Interestingly, at 3 months after onabotulinumtoxinA treatment, patients with a good response to onabotulinumtoxinA also had improved their response to triptans. Improved effect of acute headache medication is one of the often cited goals of preventative migraine treatment21. However, there are little previous data to support that this actually happens. One small study (n = 19) reported better 2 h acute pain medication responses in onabotulinumtoxinA responders compared to saline non-responders17. In fact, it would also have been conceivable that triptans act less well after onabotulinumtoxinA treatment, given that both partially act by inhibiting CGRP release. Interestingly, while improvement of triptan efficacy was strong in responders and null in non-responders when subjective onabotulinumtoxinA efficacy ratings were used to define responders and non-responders, the separation between groups was less clear when using percent reduction of headache days per month. Indeed, the correlation between onabotulinumtoxinA efficacy ratings and percent reduction in headache days was only moderate (rho = − 0.45). This corroborates the clinical experience that reduction in headache days is not the only relevant parameter in assessing success of migraine prevention. There are significant numbers of patients who indicate a clinically meaningful overall improvement in their migraine (e.g. regarding headache intensity, or the ability to work), but not in the number of headache days per month.
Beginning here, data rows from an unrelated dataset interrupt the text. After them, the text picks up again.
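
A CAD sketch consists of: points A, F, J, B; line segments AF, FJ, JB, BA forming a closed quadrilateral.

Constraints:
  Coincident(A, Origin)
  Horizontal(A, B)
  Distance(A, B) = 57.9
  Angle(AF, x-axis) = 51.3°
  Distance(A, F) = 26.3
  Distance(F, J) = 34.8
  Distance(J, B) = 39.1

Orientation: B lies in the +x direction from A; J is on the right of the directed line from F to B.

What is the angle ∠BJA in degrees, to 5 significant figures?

126.04°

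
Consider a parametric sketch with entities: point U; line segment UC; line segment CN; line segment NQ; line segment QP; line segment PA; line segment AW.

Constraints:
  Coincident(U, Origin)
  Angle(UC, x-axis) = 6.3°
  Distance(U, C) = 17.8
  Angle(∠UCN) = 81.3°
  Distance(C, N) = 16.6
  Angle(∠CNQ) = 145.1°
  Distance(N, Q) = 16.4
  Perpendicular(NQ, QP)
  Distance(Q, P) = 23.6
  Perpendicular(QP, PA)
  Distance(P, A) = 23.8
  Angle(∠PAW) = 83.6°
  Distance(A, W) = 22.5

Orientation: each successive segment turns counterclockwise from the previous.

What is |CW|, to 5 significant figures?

12.011

The perpendicularity gives PA at right angles to QP, so PA runs at -40.100°; with |PA| = 23.8, A = (3.8552, -4.8310). ∠PAW = 83.6° gives AW at 56.300° from the x-axis; with |AW| = 22.5, W = (16.339, 13.888). Then |CW| = |W − C| = 12.011.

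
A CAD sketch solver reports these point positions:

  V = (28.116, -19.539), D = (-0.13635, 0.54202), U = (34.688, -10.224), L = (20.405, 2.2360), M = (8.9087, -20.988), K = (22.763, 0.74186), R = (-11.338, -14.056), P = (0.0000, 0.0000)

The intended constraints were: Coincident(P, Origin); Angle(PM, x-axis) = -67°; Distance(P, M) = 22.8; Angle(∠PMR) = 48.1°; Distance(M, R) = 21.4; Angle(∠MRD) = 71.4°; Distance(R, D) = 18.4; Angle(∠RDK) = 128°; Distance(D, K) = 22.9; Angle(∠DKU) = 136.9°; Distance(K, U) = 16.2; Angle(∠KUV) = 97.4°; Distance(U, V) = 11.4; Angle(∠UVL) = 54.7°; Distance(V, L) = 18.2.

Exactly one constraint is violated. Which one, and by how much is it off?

Distance(V, L) = 18.2 — off by 4.90.

P = (0.00, 0.00) ✓; PM at -67.00° ✓; |PM| = 22.80 ✓; ∠PMR = 48.10° ✓; |MR| = 21.40 ✓; ∠MRD = 71.40° ✓; |RD| = 18.40 ✓; ∠RDK = 128.0° ✓; |DK| = 22.90 ✓; ∠DKU = 136.9° ✓; |KU| = 16.20 ✓; ∠KUV = 97.40° ✓; |UV| = 11.40 ✓; ∠UVL = 54.70° ✓; |VL| = 23.10 ✗.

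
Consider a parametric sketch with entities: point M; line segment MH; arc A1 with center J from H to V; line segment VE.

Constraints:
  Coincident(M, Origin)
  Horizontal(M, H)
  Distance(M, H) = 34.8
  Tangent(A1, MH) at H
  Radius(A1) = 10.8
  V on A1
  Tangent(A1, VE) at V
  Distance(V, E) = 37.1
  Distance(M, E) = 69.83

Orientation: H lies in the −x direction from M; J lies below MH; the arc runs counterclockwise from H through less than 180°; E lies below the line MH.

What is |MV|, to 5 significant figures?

46.059

M is at the origin; MH is horizontal with |MH| = 34.8 and H on the −x side, so H = (-34.800, 0.0000). The tangent condition forces JH to be normal to MH, so J = H + (0, -10.8) = (-34.800, -10.800). Since JV ⟂ VE (tangency), |JE| = √(10.8² + 37.1²) = 38.640 regardless of where V sits on A1. So E lies on both circle(M, 69.83) and circle(J, 38.640); the below-MH intersection is E = (-53.911, -44.383). V is the foot of the tangent from E: V = (-45.305, -8.2950).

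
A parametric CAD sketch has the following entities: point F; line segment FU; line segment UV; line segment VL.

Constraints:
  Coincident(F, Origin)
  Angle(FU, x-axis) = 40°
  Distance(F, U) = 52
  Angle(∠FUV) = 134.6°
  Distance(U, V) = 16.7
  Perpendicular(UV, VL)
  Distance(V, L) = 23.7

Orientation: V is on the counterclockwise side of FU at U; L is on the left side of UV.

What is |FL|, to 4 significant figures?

54.86

∠FUV = 134.6°, so UV runs at 40.0° + (180° − 134.6°) = 85.40° from the x-axis; with |UV| = 16.7, V = U + 16.7·(cos 85.40°, sin 85.40°) = (41.17, 50.07). UV ⟂ VL; with |VL| = 23.7 on the left of UV, L = V + 23.7·(-0.9968, 0.08020) = (17.55, 51.97). Then |FL| = |L − F| = 54.86.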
Our study has strength and limitations. An important strength is the multicenter, prospective design. A potential limitation is the short follow-up period of 3 months. In addition, not all patients may have used a headache calendar to indicate their number of headache days per month. Furthermore, the sample size of the present study was limited, precluding the detection of small effects. However, effect sizes of the (non-significant) relation between triptan efficacy at T0 and onabotulinumtoxinA efficacy at T1 were very small (rho = 0.20), and effects of this size would not be deemed clinically significant or useful for prediction of treatment response. Furthermore, it would be interesting to have measurements of the CGRP levels before and after onabotulinumtoxinA treatment as well as during a migraine attack treated with a triptan, to better interpret the present results with respect to CGRP levels.

Conclusions

Contrary to our hypothesis, the efficacy of triptans before onabotulinumtoxinA treatment did not predict the response to onabotulinumtoxinA treatment. However, there was an increase in triptan efficacy after onabotulinumtoxinA treatment, limited to patients with a good response to onabotulinumtoxinA. This provides evidence that an effective migraine prophylaxis also improves efficacy of acute migraine treatment.

Key findings

  • Response to triptans does not predict response to onabotulinumtoxinA in the treatment of chronic migraine.

  • Triptan response improves after onabotulinumtoxinA treatment, especially in onabotulinumtoxinA responders.